For wedding cakes, the average price in Dallas is $2-3.50 per slice. For an average-sized wedding of 100 guests, that a $200-350 sale. Sorry to burden your religious principles by having to write “Adam and Steve” rather than “Adam and Eve,” to put it in words you’ve repeated so many times you’ve become a boring cliché. And the gays don’t like to skimp. I think the average cake sale will be higher than that.
Then there are those homophobic, racist, anti-Semitic wedding photographers. Photographers get a little trickier, and it has nothing to do with their religious beliefs. The photographer will actually be at the event.
At an interracial or black wedding, the couple wouldn’t want a photographer who despises them. Photography is an art and it will show in the finished product with lousy photographs. A Jewish or interfaith couple wouldn’t want a photographer spewing anti-Semitic rants at the guests or one who didn’t understand and embrace the customs.
A Jewish couple wants a great photograph of breaking the glass and needs the photographer to know that when everyone dances around the couple and parents hoisted on chairs, it is a big deal. The photographer needs to know how to get the memorable shots.
Same thing at a same-sex wedding. In states that have marriage equality, photographers have learned that shooting a same-sex wedding is its own art form. One groom won’t be coyly posed on the other groom’s lap. Nor will one throw the bouquet. There may not be bridesmaids wearing gowns designed to make an ugly bride look better, but there may be a whole bevy of groomslesbians. Two women may both be wearing dresses. One or both may be in tuxedos. Its just formal wear. No need to freak out.
For a photographer looking to avoid weddings between same-sex couples, there are easy and polite ways to avoid them. It’ll take some work and something called courtesy. These suggestions won’t work for someone looking to start screaming, “I’m Christian and I’m being discriminated against because you’re getting married. It’s the same thing as the Holocaust.”
Here’s how to do what you’re comfortable doing in a way that insults no one and avoids charges of discrimination.
“I have no experience doing same-sex weddings,” a photographer might say, honestly.
“Thanks for letting us know,” the gay or lesbian couple should respond and look for someone who does have experience or is eager to gain that experience. The couple will be happier with the results. The unwilling photographer will lose out on a big, new market.
Or the photographer might say, “Oooo, June 14 you say? I’m sorry, I’m booked for every weekend in June next year.”
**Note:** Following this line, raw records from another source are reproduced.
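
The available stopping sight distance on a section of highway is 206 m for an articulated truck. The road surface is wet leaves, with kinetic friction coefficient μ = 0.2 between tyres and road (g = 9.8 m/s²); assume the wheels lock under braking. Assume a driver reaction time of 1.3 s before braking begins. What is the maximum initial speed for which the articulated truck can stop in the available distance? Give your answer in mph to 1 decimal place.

a = μg = 0.2 × 9.8 = 1.960 m/s².
Stopping distance: v·t_r + v²/(2a) = 206 with t_r = 1.3 s and a = 1.960 m/s².
So v² + 5.096 v − 807.52 = 0.
Positive root: v = −a·t_r + √((a·t_r)² + 2a·d) = −2.548 + √(6.492 + 807.52) = 25.9829 m/s.
25.9829 m/s ÷ 0.44704 = 58.122 mph.

Maximum speed ≈ 58.1 mph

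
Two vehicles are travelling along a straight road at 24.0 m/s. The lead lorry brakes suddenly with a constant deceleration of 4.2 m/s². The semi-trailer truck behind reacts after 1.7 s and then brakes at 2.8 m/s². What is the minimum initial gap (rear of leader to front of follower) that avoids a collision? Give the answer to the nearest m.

Minimum gap ≈ 75 m

Leader travels v²/(2a_L) = 576.000 / 8.400 = 68.571 m before stopping.
Follower covers v·t_r = 24.0000 × 1.7 = 40.800 m while reacting, then v²/(2a_F) = 576.000 / 5.600 = 102.857 m while braking, for a total of 40.800 + 102.857 = 143.657 m.
Since a_F ≤ a_L and the follower starts braking later, the follower is never slower than the leader, so the closest approach is when both have stopped.
Minimum gap = 143.657 − 68.571 = 75.086 m.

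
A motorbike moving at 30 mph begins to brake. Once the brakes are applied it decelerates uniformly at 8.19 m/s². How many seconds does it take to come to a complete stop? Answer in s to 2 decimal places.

30 mph × 0.44704 = 13.4112 m/s.
Braking time = v/a = 13.4112 / 8.190 = 1.638 s.

Braking time ≈ 1.64 s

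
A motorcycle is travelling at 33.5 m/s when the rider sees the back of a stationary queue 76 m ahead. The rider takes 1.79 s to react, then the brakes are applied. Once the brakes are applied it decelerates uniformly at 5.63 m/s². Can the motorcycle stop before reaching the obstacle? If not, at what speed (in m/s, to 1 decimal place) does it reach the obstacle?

No — it strikes the obstacle at 30.7 m/s

Reaction distance = 33.5000 × 1.79 = 59.965 m.
Braking distance needed to stop: v²/(2a) = 1122.250 / 11.260 = 99.667 m, so total needed = 59.965 + 99.667 = 159.632 m > 76 m — it cannot stop.
Distance remaining when braking begins: 76 − 59.965 = 16.035 m.
v² = v₀² − 2a·d = 1122.250 − 2 × 5.630 × 16.035 = 941.696 m²/s².
v = √941.696 = 30.687 m/s.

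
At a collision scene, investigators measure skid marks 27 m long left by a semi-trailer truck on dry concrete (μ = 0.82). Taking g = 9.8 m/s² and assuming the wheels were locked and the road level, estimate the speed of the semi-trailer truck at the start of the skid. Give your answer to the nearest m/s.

Deceleration a = μg = 0.82 × 9.8 = 8.036 m/s².
v = √(2a·d) = √(2 × 8.036 × 27) = √433.944 = 20.8313 m/s.

Initial speed ≈ 21 m/s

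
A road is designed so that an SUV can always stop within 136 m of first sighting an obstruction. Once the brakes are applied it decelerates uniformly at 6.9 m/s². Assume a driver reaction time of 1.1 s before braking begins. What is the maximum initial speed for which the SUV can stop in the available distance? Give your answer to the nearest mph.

Stopping distance: v·t_r + v²/(2a) = 136 with t_r = 1.1 s and a = 6.900 m/s².
So v² + 15.180 v − 1876.80 = 0.
Positive root: v = −a·t_r + √((a·t_r)² + 2a·d) = −7.590 + √(57.608 + 1876.80) = 36.3919 m/s.
36.3919 m/s ÷ 0.44704 = 81.406 mph.

Maximum speed ≈ 81 mph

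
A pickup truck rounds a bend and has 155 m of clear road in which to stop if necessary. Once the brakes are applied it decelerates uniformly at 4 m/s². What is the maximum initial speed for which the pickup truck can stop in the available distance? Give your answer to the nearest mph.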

That photographer was polite and avoided covering something that will be uncomfortable for him or her. The gay or lesbian couple finds someone who wants the business. Everyone’s happy. No one is charging discrimination. No one’s religious convictions are violated.
Do these versions of politeness cover up bigotry? I’m not sure they really do, because I don’t think any homophobic baker, florist or photographer will be able to use them. They’re so blinded by the idea that somehow my civil wedding, which will allow me to file joint taxes with Brian, add him to health insurance policy entirely at my cost if we decide to do so and about 1,000 other special rights heterosexual couples have always enjoyed, interferes with their Christianity demeans and degrades their own religion.
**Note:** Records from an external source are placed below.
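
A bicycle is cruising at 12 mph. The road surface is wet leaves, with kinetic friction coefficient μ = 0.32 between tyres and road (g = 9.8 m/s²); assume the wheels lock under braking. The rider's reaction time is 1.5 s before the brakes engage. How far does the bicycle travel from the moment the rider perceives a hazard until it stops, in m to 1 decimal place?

12 mph × 0.44704 = 5.3645 m/s.
a = μg = 0.32 × 9.8 = 3.136 m/s².
Reaction distance = v·t_r = 5.3645 × 1.5 = 8.047 m.
Braking distance = v²/(2a) = 5.3645² / (2 × 3.136) = 28.778 / 6.272 = 4.588 m.
Total = 8.047 + 4.588 = 12.635 m.

Total stopping distance ≈ 12.6 m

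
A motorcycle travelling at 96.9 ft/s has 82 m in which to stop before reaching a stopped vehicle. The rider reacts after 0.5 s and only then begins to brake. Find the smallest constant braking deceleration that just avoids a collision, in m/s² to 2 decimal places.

96.9 ft/s × 0.3048 = 29.5351 m/s.
Distance covered during reaction = 29.5351 × 0.5 = 14.768 m.
Distance available for braking: 82 − 14.768 = 67.232 m.
v² = 2a·d ⇒ a = v²/(2d) = 29.5351² / (2 × 67.232) = 872.322 / 134.464 = 6.4874 m/s².

Required deceleration ≈ 6.49 m/s²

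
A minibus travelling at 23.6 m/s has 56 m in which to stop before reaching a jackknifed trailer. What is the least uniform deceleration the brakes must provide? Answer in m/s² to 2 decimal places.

Required deceleration ≈ 4.97 m/s²

v² = 2a·d ⇒ a = v²/(2d) = 23.6000² / (2 × 56.000) = 556.960 / 112.000 = 4.9729 m/s².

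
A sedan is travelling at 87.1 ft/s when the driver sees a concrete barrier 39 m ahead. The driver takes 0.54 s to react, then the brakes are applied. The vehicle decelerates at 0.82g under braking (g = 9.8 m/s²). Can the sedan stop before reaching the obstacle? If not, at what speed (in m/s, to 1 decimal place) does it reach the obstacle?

87.1 ft/s × 0.3048 = 26.5481 m/s.
a = 0.82 × 9.8 = 8.036 m/s².
Reaction distance = 26.5481 × 0.54 = 14.336 m.
Braking distance needed to stop: v²/(2a) = 704.802 / 16.072 = 43.853 m, so total needed = 14.336 + 43.853 = 58.189 m > 39 m — it cannot stop.
Distance remaining when braking begins: 39 − 14.336 = 24.664 m.
v² = v₀² − 2a·d = 704.802 − 2 × 8.036 × 24.664 = 308.402 m²/s².
v = √308.402 = 17.561 m/s.

No — it strikes the obstacle at 17.6 m/s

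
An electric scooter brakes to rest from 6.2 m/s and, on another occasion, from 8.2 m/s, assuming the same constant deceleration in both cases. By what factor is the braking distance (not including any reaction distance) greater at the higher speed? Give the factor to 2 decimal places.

Factor ≈ 1.75

Braking distance d = v²/(2a), so with a fixed, d ∝ v².
Factor = (8.2/6.2)² = 1.3226² = 1.7493.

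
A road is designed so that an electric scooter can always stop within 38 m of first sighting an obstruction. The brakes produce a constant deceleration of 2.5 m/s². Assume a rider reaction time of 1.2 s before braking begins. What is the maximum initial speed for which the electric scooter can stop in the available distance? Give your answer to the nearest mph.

Stopping distance: v·t_r + v²/(2a) = 38 with t_r = 1.2 s and a = 2.500 m/s².
So v² + 6.000 v − 190.00 = 0.
Positive root: v = −a·t_r + √((a·t_r)² + 2a·d) = −3.000 + √(9.000 + 190.00) = 11.1067 m/s.
11.1067 m/s ÷ 0.44704 = 24.845 mph.

Maximum speed ≈ 25 mph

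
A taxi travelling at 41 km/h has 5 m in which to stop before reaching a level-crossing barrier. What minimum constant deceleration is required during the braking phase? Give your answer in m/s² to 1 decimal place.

41 km/h ÷ 3.6 = 11.3889 m/s.
v² = 2a·d ⇒ a = v²/(2d) = 11.3889² / (2 × 5.000) = 129.707 / 10.000 = 12.9707 m/s².

Required deceleration ≈ 13.0 m/s²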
It can’t be on religious grounds that they actually object, unless they’re saying they object to Jewish religious practice. Nothing changes in Judaism. Our rabbis continue performing weddings for same-sex couples, and Israel continues to recognize our marriages.
As one last desperate measure, I have another way to avoid lawsuits and embarrassment for those good Christian bakers, florists and photographers.
If any and all homophobic wedding-related businesses — and that includes venues, restaurants and homophobic Indiana-style pizzerias — will leave their company information here, we’ll make sure a list of those wedding-service providers in the Dallas area who do not want to participate in our joyous occasions is widely distributed. As a caution, some straight people may not want to deal with you either, but why would you want anything to do with those heathens either?